Otto Hahn et Lise Meitner publieront séparément leurs résultats. Otto Hahn se verra décerner le prix Nobel de chimie en 1944. Lise Meitner, autrefois surnommée « la Marie Curie allemande » par Einstein, recevra seulement un sobriquet sous forme de phrase, celui de « mère juive de la bombe atomique », celle qui a trouvé l’outil permettant d’accélérer la fin de la Seconde Guerre mondiale. Elle supportera difficilement cette association mais son amertume cédera la place au pardon : « nous vivons dans un monde où les hommes s’entre-tuent et où les femmes pardonnent » constatera-t-elle avant de décéder en Angleterre en 1968.

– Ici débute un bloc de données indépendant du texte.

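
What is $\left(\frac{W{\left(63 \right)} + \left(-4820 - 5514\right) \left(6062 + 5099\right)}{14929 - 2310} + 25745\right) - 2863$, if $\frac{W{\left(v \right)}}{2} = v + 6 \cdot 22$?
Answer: $\frac{173410574}{12619} \approx 13742.0$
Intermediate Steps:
$W{\left(v \right)} = 264 + 2 v$ ($W{\left(v \right)} = 2 \left(v + 6 \cdot 22\right) = 2 \left(v + 132\right) = 2 \left(132 + v\right) = 264 + 2 v$)
$\left(\frac{W{\left(63 \right)} + \left(-4820 - 5514\right) \left(6062 + 5099\right)}{14929 - 2310} + 25745\right) - 2863 = \left(\frac{\left(264 + 2 \cdot 63\right) + \left(-4820 - 5514\right) \left(6062 + 5099\right)}{14929 - 2310} + 25745\right) - 2863 = \left(\frac{\left(264 + 126\right) - 115337774}{12619} + 25745\right) - 2863 = \left(\left(390 - 115337774\right) \frac{1}{12619} + 25745\right) - 2863 = \left(\left(-115337384\right) \frac{1}{12619} + 25745\right) - 2863 = \left(- \frac{115337384}{12619} + 25745\right) - 2863 = \frac{209538771}{12619} - 2863 = \frac{173410574}{12619}$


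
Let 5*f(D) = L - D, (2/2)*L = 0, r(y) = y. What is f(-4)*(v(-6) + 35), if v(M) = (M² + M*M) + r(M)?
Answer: 404/5 ≈ 80.800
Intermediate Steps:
L = 0
v(M) = M + 2*M² (v(M) = (M² + M*M) + M = (M² + M²) + M = 2*M² + M = M + 2*M²)
f(D) = -D/5 (f(D) = (0 - D)/5 = (-D)/5 = -D/5)
f(-4)*(v(-6) + 35) = (-⅕*(-4))*(-6*(1 + 2*(-6)) + 35) = 4*(-6*(1 - 12) + 35)/5 = 4*(-6*(-11) + 35)/5 = 4*(66 + 35)/5 = (⅘)*101 = 404/5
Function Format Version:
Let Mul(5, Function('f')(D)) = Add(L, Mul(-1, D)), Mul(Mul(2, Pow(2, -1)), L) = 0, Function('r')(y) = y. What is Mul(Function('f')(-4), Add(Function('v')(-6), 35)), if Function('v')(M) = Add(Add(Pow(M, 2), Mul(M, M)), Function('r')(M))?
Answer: Rational(404, 5) ≈ 80.800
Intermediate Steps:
L = 0
Function('v')(M) = Add(M, Mul(2, Pow(M, 2))) (Function('v')(M) = Add(Add(Pow(M, 2), Mul(M, M)), M) = Add(Add(Pow(M, 2), Pow(M, 2)), M) = Add(Mul(2, Pow(M, 2)), M) = Add(M, Mul(2, Pow(M, 2))))
Function('f')(D) = Mul(Rational(-1, 5), D) (Function('f')(D) = Mul(Rational(1, 5), Add(0, Mul(-1, D))) = Mul(Rational(1, 5), Mul(-1, D)) = Mul(Rational(-1, 5), D))
Mul(Function('f')(-4), Add(Function('v')(-6), 35)) = Mul(Mul(Rational(-1, 5), -4), Add(Mul(-6, Add(1, Mul(2, -6))), 35)) = Mul(Rational(4, 5), Add(Mul(-6, Add(1, -12)), 35)) = Mul(Rational(4, 5), Add(Mul(-6, -11), 35)) = Mul(Rational(4, 5), Add(66, 35)) = Mul(Rational(4, 5), 101) = Rational(404, 5)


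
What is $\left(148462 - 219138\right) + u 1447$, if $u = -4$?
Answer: $-76464$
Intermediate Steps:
$\left(148462 - 219138\right) + u 1447 = \left(148462 - 219138\right) - 5788 = -70676 - 5788 = -76464$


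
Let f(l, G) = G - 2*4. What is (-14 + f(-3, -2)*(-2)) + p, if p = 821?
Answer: 827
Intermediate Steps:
f(l, G) = -8 + G (f(l, G) = G - 8 = -8 + G)
(-14 + f(-3, -2)*(-2)) + p = (-14 + (-8 - 2)*(-2)) + 821 = (-14 - 10*(-2)) + 821 = (-14 + 20) + 821 = 6 + 821 = 827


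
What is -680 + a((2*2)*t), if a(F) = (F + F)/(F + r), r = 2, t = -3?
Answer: -3388/5 ≈ -677.60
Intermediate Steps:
a(F) = 2*F/(2 + F) (a(F) = (F + F)/(F + 2) = (2*F)/(2 + F) = 2*F/(2 + F))
-680 + a((2*2)*t) = -680 + 2*((2*2)*(-3))/(2 + (2*2)*(-3)) = -680 + 2*(4*(-3))/(2 + 4*(-3)) = -680 + 2*(-12)/(2 - 12) = -680 + 2*(-12)/(-10) = -680 + 2*(-12)*(-1/10) = -680 + 12/5 = -3388/5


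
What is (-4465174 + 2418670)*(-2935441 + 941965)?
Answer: 4079656607904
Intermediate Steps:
(-4465174 + 2418670)*(-2935441 + 941965) = -2046504*(-1993476) = 4079656607904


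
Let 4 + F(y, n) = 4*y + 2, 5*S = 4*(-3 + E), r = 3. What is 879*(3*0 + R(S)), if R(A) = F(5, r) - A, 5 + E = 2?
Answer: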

Physicienne de formation, Elisabeth Bouchaud met en lumière, sous forme d’un diptyque, deux femmes scientifiques dont les travaux furent « récupérés » par leurs collègues masculins. Les aléas de leur vie professionnelle permettent de comprendre l’éternelle mise à l’écart qui a frappé et frappe encore les « savantes » à l’origine de découvertes dont elles sont systématiquement exclues. Ce premier volet concerne donc Lise Meitner, physicienne à l’origine de la découverte de la fission nucléaire.
Sur le plateau, un grand panneau de bois se prête à maintes transformations, devenant paillasse, table, wagon, frontières. Complété par un mobilier en acier sans âme, il montre avec efficacité l’exil subi par Lise, de passage d’un pays à l’autre, sans jamais se sentir chez elle, dans ses meubles. Mais le plus dur est l’exil intérieur, fait de solitude et d’impuissance.
Dans ce décor lourd et spartiate, Elisabeth Bouchaud se fond littéralement dans la figure humaniste de la scientifique qui a toujours suivi ses principes, ceux de voir ses découvertes ne servir que pour le bien de l’humanité, ayant refusé catégoriquement de travailler sur une application militaire de la fission nucléaire. Benoit Di Marco endosse avec talent le rôle d’Otto Hahn, complice d’une organisation sociale bien définie. Imer Kuttlovci joue brillamment celui du fidèle neveu. Elisabeth Bouchaud constate simplement les faits sans porter de jugement. Mais si aujourd’hui les hommes continuent de s’entre-tuer, les femmes, elles, ne consentent plus à pardonner. M-P P. Théâtre La Reine Blanche 18e.